Mozilla’s FireFox has an interesting in their approach to this problem. By providing you a browser or entry point to the web, they’re essentially a frontpage, if only the outside border of your page. And they’ve monetized this space by selling ‘default’ positioning in the search bar. iGoogle and MyYahoo have a similar approach to monetization. Front pages can serve as lead generation for search businesses.

This is why Digg is going to have trouble delivering returns for investors with an advertising based business model. They can’t grow the value of their ad inventory unless they can steer users to a profit center. Of course, Digg can try other things.

Can Digg provide a myDigg to users that serves as a front page, allowing them to tap into this search revenue? Is that where they are heading with their recommendation engine and your data made available through Facebook Connect? Time will tell.

Watch out, Founders! Early decisions lead to awful user generated content

Online communities have a tough time getting started. There is a chicken and egg problem. Who wants to join a community that doesn’t exist? To solve this dilemma, Yelp’s CEO openly admits that early on the company decided to pay reviewers and now pays “community managers” in major cities. A second founding decision was to focus on getting the most reviews possible with its user rewards system.

Yelp’s founding community in any city is those who are willing to contribute reviews for low pay (i’m assuming rates did not attract top writers and bloggers…because it didn’t). For example, for many moderate and expensive restaurants, reviews often cite discounted Restaurant Week specials. Yelp is now challenged with broadening its set of active contributors in order to get broadly applicable content for the larger audience it is attracting.

The second original decision founders made was to encourage the community to review often. Online Karma awards are given for Firsts, and users compete to see who can have the most reviews or Firsts.
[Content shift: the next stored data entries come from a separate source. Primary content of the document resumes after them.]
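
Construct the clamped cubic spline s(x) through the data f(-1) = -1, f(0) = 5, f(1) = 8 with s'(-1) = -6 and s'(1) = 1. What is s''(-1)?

44

Write σ_i for s''(x_i). With h_i = 1, 1 and divided differences Δ_i = 6, 3, the continuity of s' gives the tridiagonal system
  1·σ_0 + 4·σ_1 + 1·σ_2 = 6(Δ_1 - Δ_0) = -18
Clamped end conditions give two more equations: 2h_0·σ_0 + h_0·σ_1 = 6(Δ_0 - s'(-1)) = 72 and h_1·σ_1 + 2h_1·σ_2 = 6(s'(1) - Δ_1) = -12.
Solving the tridiagonal system: σ_0 = 44, σ_1 = -16, σ_2 = 2.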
As the community prefers to be heard rather than rated, Yelp accepts reviews about old meals or reviews that focus on the circumstances of the meal. Sadly, this has led to a proliferation of low quality reviews for restaurants, a category where one size does NOT fit all.

I think Yelp has a lot of potential (17 million unique visitors a month is already impressive), but right now the main feature that helps me is the mashup of google maps, yellow pages, and pictures.